Thursday’s session, which followed a Tuesday meeting, was led by a citizens advisory council and drew more than 40 people to the Macon-Bibb County Government Center. Support for the plan was scarce.
“I see it creating a serious problem for the citizens,” said Sarah Hunt.
The Board of Elections’ plan would reduce the number of voting locations from 40 to 26. While some of the locations like Jessie Rice and W.T. Morgan schools are being closed, others are being taken out of the mix for different reasons.
In past meetings, accessibility for handicapped voters has been listed as an issue at precincts, but Rolston Mondaizie, pastor of Central Church of Christ, said that doesn’t add up. His church is slated to be removed as a polling location, but the building is just 17 years old and meets all building codes, he said.
“So it’s very accessible,” he said. “We’ve had no problems at all serving the community.”
Mondaizie said he would like to discuss with the Board of Elections the reasons that Godfrey 3, the precinct that currently votes at Central Church of Christ, was proposed to be combined with Godfrey 1 and moved to the Promise Center on Anthony Road.
“We welcome the opportunity to continue serving the Unionville community,” he said.
In addition to questioning the logistics for proposed new locations, the residents who addressed the advisory council also said they suspect an ulterior motive for the changes. John Glover said many of the changes would put a “hardship on the minority and the poor people” by making them travel greater distances to vote.
“I do think there’s some maneuvering, and it’s a plot to discourage the black voter,” he said.
County Commissioner Elaine Lucas, who attended the meeting, agreed with that assessment. Lucas, a Democrat, questioned the need for the precincts to be changed at all and suggested that potential changes were aimed at limiting the participation of Democratic voters.
“It’s a scheme by somebody to cause some problems,” she said.

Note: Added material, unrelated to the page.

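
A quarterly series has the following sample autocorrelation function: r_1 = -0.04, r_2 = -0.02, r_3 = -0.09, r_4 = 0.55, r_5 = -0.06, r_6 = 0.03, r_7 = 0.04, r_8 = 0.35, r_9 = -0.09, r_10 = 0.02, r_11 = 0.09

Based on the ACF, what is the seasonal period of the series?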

While budgetary concerns also had been presented as a driving force for the changes at a meeting in January, Lucas, who serves on the commission’s Finance and Operations Committee, said there had been no discussion in committee or commission meetings about lowering the elections board’s budget by reducing precincts.
Instead, she said some areas of the county need more polling locations. The Rutland area in south Macon-Bibb County has just two precincts, one at Mikado Baptist Church and the other at Porterfield Baptist Church.
“I say we need to increase the polling places in Rutland and leave the rest alone,” she said.